Duolingo told Recorded Future’s The Record that threat actors scraped the data from publicly available profile information. The language-learning platform added that its systems were not compromised during the incident.

However, Duolingo failed to explain how threat actors obtained email addresses and other private user information.

Hacking forum selling Duolingo user data for $2

VX Underground reported that threat actors published scraped data of 2.6 million Duolingo users on August 21, 2023, on a hacking forum for 8 credits worth only $2.13.

“Today I have uploaded the Duolingo Scrape for you to download, thanks for reading and enjoy!,” the seller posted on the hacking forum.

On January 2023, a threat actor was selling the same data on the Breached hacking forum for $1,500.

Researchers explained that the private information was obtained by scraping an exposed application programming interface (API). The exposed API allows anybody to submit an email address and confirm if it is associated with a Duolingo account.
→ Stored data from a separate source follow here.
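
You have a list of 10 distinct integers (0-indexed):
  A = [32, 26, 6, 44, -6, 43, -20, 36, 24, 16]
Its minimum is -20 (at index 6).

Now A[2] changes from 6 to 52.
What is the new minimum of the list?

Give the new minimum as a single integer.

Answer: -20

Derivation:
Old min = -20 (at index 6)
Change: A[2] 6 -> 52
Changed element was NOT the old min.
  New min = min(old_min, new_val) = min(-20, 52) = -20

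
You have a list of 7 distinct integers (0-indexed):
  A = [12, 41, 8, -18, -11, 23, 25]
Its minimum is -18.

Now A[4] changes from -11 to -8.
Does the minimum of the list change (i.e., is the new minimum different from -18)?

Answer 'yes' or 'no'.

Answer: no

Derivation:
Old min = -18
Change: A[4] -11 -> -8
Changed element was NOT the min; min changes only if -8 < -18.
New min = -18; changed? no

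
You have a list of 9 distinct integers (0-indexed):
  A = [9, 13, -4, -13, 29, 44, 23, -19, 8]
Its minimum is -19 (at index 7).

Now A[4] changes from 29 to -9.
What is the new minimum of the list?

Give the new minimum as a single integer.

Old min = -19 (at index 7)
Change: A[4] 29 -> -9
Changed element was NOT the old min.
  New min = min(old_min, new_val) = min(-19, -9) = -19

Answer: -19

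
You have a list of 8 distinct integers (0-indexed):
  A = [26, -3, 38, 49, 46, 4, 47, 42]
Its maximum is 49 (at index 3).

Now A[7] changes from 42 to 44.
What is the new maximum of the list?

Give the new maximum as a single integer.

Answer: 49

Derivation:
Old max = 49 (at index 3)
Change: A[7] 42 -> 44
Changed element was NOT the old max.
  New max = max(old_max, new_val) = max(49, 44) = 49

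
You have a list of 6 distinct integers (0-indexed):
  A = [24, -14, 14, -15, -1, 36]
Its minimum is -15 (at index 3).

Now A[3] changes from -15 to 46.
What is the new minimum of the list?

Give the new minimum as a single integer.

Answer: -14

Derivation:
Old min = -15 (at index 3)
Change: A[3] -15 -> 46
Changed element WAS the min. Need to check: is 46 still <= all others?
  Min of remaining elements: -14
  New min = min(46, -14) = -14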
On success, it returns personal data associated with the username.

Subsequently, threat actors could use emails leaked in previous data breaches to confirm if the user has a Duolingo account.
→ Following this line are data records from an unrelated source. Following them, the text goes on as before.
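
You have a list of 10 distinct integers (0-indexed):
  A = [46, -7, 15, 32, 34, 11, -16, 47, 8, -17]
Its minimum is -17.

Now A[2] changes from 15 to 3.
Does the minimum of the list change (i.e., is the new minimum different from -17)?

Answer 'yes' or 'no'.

Answer: no

Derivation:
Old min = -17
Change: A[2] 15 -> 3
Changed element was NOT the min; min changes only if 3 < -17.
New min = -17; changed? no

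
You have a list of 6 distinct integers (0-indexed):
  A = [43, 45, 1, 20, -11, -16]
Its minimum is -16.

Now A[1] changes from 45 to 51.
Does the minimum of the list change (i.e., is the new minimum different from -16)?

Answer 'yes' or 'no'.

Answer: no

Derivation:
Old min = -16
Change: A[1] 45 -> 51
Changed element was NOT the min; min changes only if 51 < -16.
New min = -16; changed? no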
The previously leaked users’ data could contain additional information, such as phone numbers, allowing threat actors to execute social engineering and targeted phishing attacks on Duolingo users.

However, Max Gannon, a Senior Cyber Threat Intelligence Analyst at Cofense, believes the scraped data is worthless except for targeted attacks.
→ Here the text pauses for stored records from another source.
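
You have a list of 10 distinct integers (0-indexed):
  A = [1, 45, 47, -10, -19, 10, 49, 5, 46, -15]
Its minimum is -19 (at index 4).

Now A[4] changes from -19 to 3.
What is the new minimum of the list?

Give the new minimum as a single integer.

Answer: -15

Derivation:
Old min = -19 (at index 4)
Change: A[4] -19 -> 3
Changed element WAS the min. Need to check: is 3 still <= all others?
  Min of remaining elements: -15
  New min = min(3, -15) = -15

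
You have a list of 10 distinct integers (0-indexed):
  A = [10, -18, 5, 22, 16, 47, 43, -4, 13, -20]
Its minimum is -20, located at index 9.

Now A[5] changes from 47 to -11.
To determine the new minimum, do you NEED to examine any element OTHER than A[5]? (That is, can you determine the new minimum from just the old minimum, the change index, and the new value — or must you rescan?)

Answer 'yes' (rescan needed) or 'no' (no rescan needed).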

“The scraped data doesn’t have much value outside of targeted attacks where the attacker spoofs Duolingo, this is demonstrated by the fact that the dump is now only worth $2.13,” Gannon said. “The only mitigation steps that can be taken are for users of Duolingo to be particularly suspicious of potentially spoofed communications.”

VX Underground also suggested that the information could be used for doxxing, a cyber attack involving publishing someone’s personal information online.

X (formerly Twitter) users have discussed Duolingo’s exposed API, which was still publicly accessible at the time of publication, since March.

“The Duolingo data breach highlights the vulnerabilities posed by poorly secured APIs and the potential for business logic abuse by threat actors,” said Jason Kent, Hacker in Residence, Cequence Security.

“In this case, the breach was not a result of traditional hacking methods but rather the exploitation of an exposed API that had been openly shared since at least March 2023.”

Massive data scraping leaks have led to stern legal and regulatory actions

Data scraping has exposed billions of users, leading to stern regulatory actions and multiple lawsuits.

In 2022, the Irish Data Protection Commission (DPC) fined Meta €265 million after a data scraping incident exposed 533 million users via the ‘Add Friend’ feature.

The DPC is investigating another bug exposing the email addresses and other personal information of over 200 million Twitter users.

In April 2021, the personal information of 150 million LinkedIn users obtained via data scraping was listed for sale on a hacking forum. Shortly after, another trove of 500 million records from the same employment platform was listed on another hacking forum.

Data scraping remains controversial, with website owners obligated to protect users against scraping, even for publicly available information.

“This is yet another example why every online service should take proactive security measures to prevent mass data scraping,” said Roger Grimes, Data-Driven Defense Evangelist at KnowBe4. “This isn’t a research project where some computer security defender noticed an error that needs to be fixed.”

According to an August 2023 joint regulatory statement by the Global Privacy Assembly (GPA), websites should “carefully consider the legality of different types of data scraping in the jurisdictions applicable to them and implement measures to protect against unlawful data scraping.”